Im Juli 2012 sind die 21 Millionen Euro teuren Schilderbrücken mit den flexiblen Anzeigen auf der A 8 zwischen Leonberg und Wendlingen in Betrieb genommen worden, seit knapp drei Jahren können bei Bedarf auch die Standstreifen für den Verkehr freigegeben werden. Die Anzeige gibt es mittlerweile auch auf der A 81 zwischen Leonberg und Mundelsheim (Kreis Ludwigsburg). „Das Potenzial zur Staureduktion kann nicht automatisch ausgewertet werden“, sagt Edgar Neumann, der Sprecher des Verkehrsministers. Er geht aber davon aus, dass die Anlage den Verkehr flüssiger macht und – wo es nicht gelingt, weil einfach zu viele Autos da sind – durch rechtzeitige Warnungen zumindest Unfälle am Stauende vermeidet. Die Effekte der Freigabe des Seitenstreifens untersucht die Uni Stuttgart derzeit noch.

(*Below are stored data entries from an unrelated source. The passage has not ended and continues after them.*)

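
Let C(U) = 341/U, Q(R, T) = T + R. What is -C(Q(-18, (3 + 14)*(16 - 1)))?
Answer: -341/237 ≈ -1.4388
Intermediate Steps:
Q(R, T) = R + T
-C(Q(-18, (3 + 14)*(16 - 1))) = -341/(-18 + (3 + 14)*(16 - 1)) = -341/(-18 + 17*15) = -341/(-18 + 255) = -341/237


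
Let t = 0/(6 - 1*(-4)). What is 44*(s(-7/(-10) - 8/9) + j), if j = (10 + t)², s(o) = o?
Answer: 197626/45 ≈ 4391.7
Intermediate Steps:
t = 0 (t = 0/(6 + 4) = 0/10 = 0*(⅒) = 0)
j = 100 (j = (10 + 0)² = 10² = 100)
44*(s(-7/(-10) - 8/9) + j) = 44*((-7/(-10) - 8/9) + 100) = 44*((-7*(-⅒) - 8*⅑) + 100) = 44*((7/10 - 8/9) + 100) = 44*(-17/90 + 100) = 44*(8983/90) = 197626/45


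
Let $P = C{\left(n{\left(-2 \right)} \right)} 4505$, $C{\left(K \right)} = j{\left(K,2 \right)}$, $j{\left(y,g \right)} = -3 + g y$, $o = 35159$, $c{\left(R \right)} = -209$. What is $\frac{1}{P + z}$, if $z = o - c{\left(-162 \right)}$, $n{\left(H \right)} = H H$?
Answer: $\frac{1}{57893} \approx 1.7273 \cdot 10^{-5}$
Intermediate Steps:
$n{\left(H \right)} = H^{2}$
$C{\left(K \right)} = -3 + 2 K$
$z = 35368$ ($z = 35159 - -209 = 35159 + 209 = 35368$)
$P = 22525$ ($P = \left(-3 + 2 \left(-2\right)^{2}\right) 4505 = \left(-3 + 2 \cdot 4\right) 4505 = \left(-3 + 8\right) 4505 = 5 \cdot 4505 = 22525$)
$\frac{1}{P + z} = \frac{1}{22525 + 35368} = \frac{1}{57893}$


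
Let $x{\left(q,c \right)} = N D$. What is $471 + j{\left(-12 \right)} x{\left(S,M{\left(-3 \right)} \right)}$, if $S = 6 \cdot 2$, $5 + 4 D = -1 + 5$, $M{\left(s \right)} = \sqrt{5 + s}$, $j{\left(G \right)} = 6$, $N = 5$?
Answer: $\frac{927}{2} \approx 463.5$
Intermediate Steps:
$D = - \frac{1}{4}$ ($D = - \frac{5}{4} + \frac{-1 + 5}{4} = - \frac{5}{4} + \frac{1}{4} \cdot 4 = - \frac{5}{4} + 1 = - \frac{1}{4} \approx -0.25$)
$S = 12$
$x{\left(q,c \right)} = - \frac{5}{4}$ ($x{\left(q,c \right)} = 5 \left(- \frac{1}{4}\right) = - \frac{5}{4}$)
$471 + j{\left(-12 \right)} x{\left(S,M{\left(-3 \right)} \right)} = 471 + 6 \left(- \frac{5}{4}\right) = 471 - \frac{15}{2} = \frac{927}{2}$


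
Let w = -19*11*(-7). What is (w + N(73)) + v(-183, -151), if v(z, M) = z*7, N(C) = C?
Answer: 255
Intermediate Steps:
v(z, M) = 7*z
w = 1463 (w = -209*(-7) = 1463)
(w + N(73)) + v(-183, -151) = (1463 + 73) + 7*(-183) = 1536 - 1281 = 255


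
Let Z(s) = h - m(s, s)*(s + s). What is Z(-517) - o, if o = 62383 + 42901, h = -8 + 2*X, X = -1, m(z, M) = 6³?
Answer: 118050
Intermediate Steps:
m(z, M) = 216
h = -10 (h = -8 + 2*(-1) = -8 - 2 = -10)
o = 105284
Z(s) = -10 - 432*s (Z(s) = -10 - 216*(s + s) = -10 - 216*2*s = -10 - 432*s)
Z(-517) - o = (-10 - 432*(-517)) - 1*105284 = (-10 + 223344) - 105284 = 223334 - 105284 = 118050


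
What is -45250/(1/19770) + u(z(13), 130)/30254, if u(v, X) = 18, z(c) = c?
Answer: -13532500747491/15127 ≈ -8.9459e+8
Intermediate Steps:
-45250/(1/19770) + u(z(13), 130)/30254 = -45250/(1/19770) + 18/30254 = -45250/1/19770 + 18*(1/30254) = -45250*19770 + 9/15127 = -894592500 + 9/15127 = -13532500747491/15127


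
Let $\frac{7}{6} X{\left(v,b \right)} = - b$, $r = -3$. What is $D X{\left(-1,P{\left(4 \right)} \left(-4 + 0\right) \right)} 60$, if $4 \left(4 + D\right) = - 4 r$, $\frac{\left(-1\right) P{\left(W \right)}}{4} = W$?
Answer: $\frac{23040}{7} \approx 3291.4$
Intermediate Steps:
$P{\left(W \right)} = - 4 W$
$X{\left(v,b \right)} = - \frac{6 b}{7}$ ($X{\left(v,b \right)} = \frac{6 \left(- b\right)}{7} = - \frac{6 b}{7}$)
$D = -1$ ($D = -4 + \frac{\left(-4\right) \left(-3\right)}{4} = -4 + \frac{1}{4} \cdot 12 = -4 + 3 = -1$)
$D X{\left(-1,P{\left(4 \right)} \left(-4 + 0\right) \right)} 60 = - \frac{\left(-6\right) \left(-4\right) 4 \left(-4 + 0\right)}{7} \cdot 60 = - \frac{\left(-6\right) \left(\left(-16\right) \left(-4\right)\right)}{7} \cdot 60 = - \frac{\left(-6\right) 64}{7} \cdot 60 = \left(-1\right) \left(- \frac{384}{7}\right) 60 = \frac{384}{7} \cdot 60 = \frac{23040}{7}$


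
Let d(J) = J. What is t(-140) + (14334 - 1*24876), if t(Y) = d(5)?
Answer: -10537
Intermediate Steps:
t(Y) = 5
t(-140) + (14334 - 1*24876) = 5 + (14334 - 1*24876) = 5 + (14334 - 24876) = 5 - 10542 = -10537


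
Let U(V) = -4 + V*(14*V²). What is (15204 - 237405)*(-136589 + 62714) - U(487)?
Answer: 14798080637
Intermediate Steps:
U(V) = -4 + 14*V³
(15204 - 237405)*(-136589 + 62714) - U(487) = (15204 - 237405)*(-136589 + 62714) - (-4 + 14*487³) = -222201*(-73875) - (-4 + 14*115501303) = 16415098875 - (-4 + 1617018242) = 16415098875 - 1*1617018238 = 16415098875 - 1617018238 = 14798080637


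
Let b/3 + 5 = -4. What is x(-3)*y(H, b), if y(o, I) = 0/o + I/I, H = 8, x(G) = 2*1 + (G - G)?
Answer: 2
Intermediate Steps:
b = -27 (b = -15 + 3*(-4) = -15 - 12 = -27)
x(G) = 2 (x(G) = 2 + 0 = 2)
y(o, I) = 1 (y(o, I) = 0 + 1 = 1)
x(-3)*y(H, b) = 2*1 = 2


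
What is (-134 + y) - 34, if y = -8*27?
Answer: -384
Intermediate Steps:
y = -216
(-134 + y) - 34 = (-134 - 216) - 34 = -350 - 34 = -384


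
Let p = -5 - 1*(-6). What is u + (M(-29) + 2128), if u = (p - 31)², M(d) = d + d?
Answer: 2970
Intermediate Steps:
M(d) = 2*d
p = 1 (p = -5 + 6 = 1)
u = 900 (u = (1 - 31)² = (-30)² = 900)
u + (M(-29) + 2128) = 900 + (2*(-29) + 2128) = 900 + (-58 + 2128) = 900 + 2070 = 2970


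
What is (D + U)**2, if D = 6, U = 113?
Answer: 14161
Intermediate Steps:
(D + U)**2 = (6 + 113)**2 = 119**2 = 14161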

Verkehrsplaner Lönhard führt als Beleg für die Wirksamkeit eine vergleichbare Anlage an: „Auf der A 99 im Norden von München gibt es weniger Unfälle, Störungen und Staus.“ Sowohl Land als auch Region setzen auf weitere Maßnahmen intelligenter Verkehrssteuerung. Die Region etwa tüftelt mit 5,6 Millionen Euro von der EU an einer Mobilitätsplattform, deren Mitarbeiter nicht nur wissen sollen, welche Straßen verstopft sind, sondern auch, welche S-Bahnen voll sind oder an welchen Bushaltestellen noch Fahrgäste stehen. Bereits diesen Sommer soll ein Pilotprojekt starten, bei dem die freien P+R-Plätze an 15 S-Bahnhöfen an S 2 und S 3 im Rems-Murr-Kreis mobil angezeigt werden.

Die Vision

Jürgen Wurmthaler will den Bürgern klar machen, dass sie sich keine allzu großen Illusionen machen dürfen. „Wenn alle etwas zur gleichen Zeit wollen, Autofahren, werden wir die Staus nicht wegkriegen.“ Seine Chefin, Regionaldirektorin Nicola Schelling, glaubt, dass die Menschen deshalb künftig flexiblere Arbeitszeiten anstreben werden – wie sie etwa in der Partnerregion Northern Virginia heute schon im Trend seien. Mit Start und Ende in verkehrsarmen Zeiten. „Ich setze außerdem auf das Autonome Fahren“, sagt Schelling. Wenn die Autos ihr Tempo in ein paar Jahren selbst regelten, sagt Schelling, „wird der Verkehr störungsfreier sein“. Bis dahin geht es auch um den Ausbau des öffentlichen Nahverkehrs – aber das ist ein anderes Kapitel.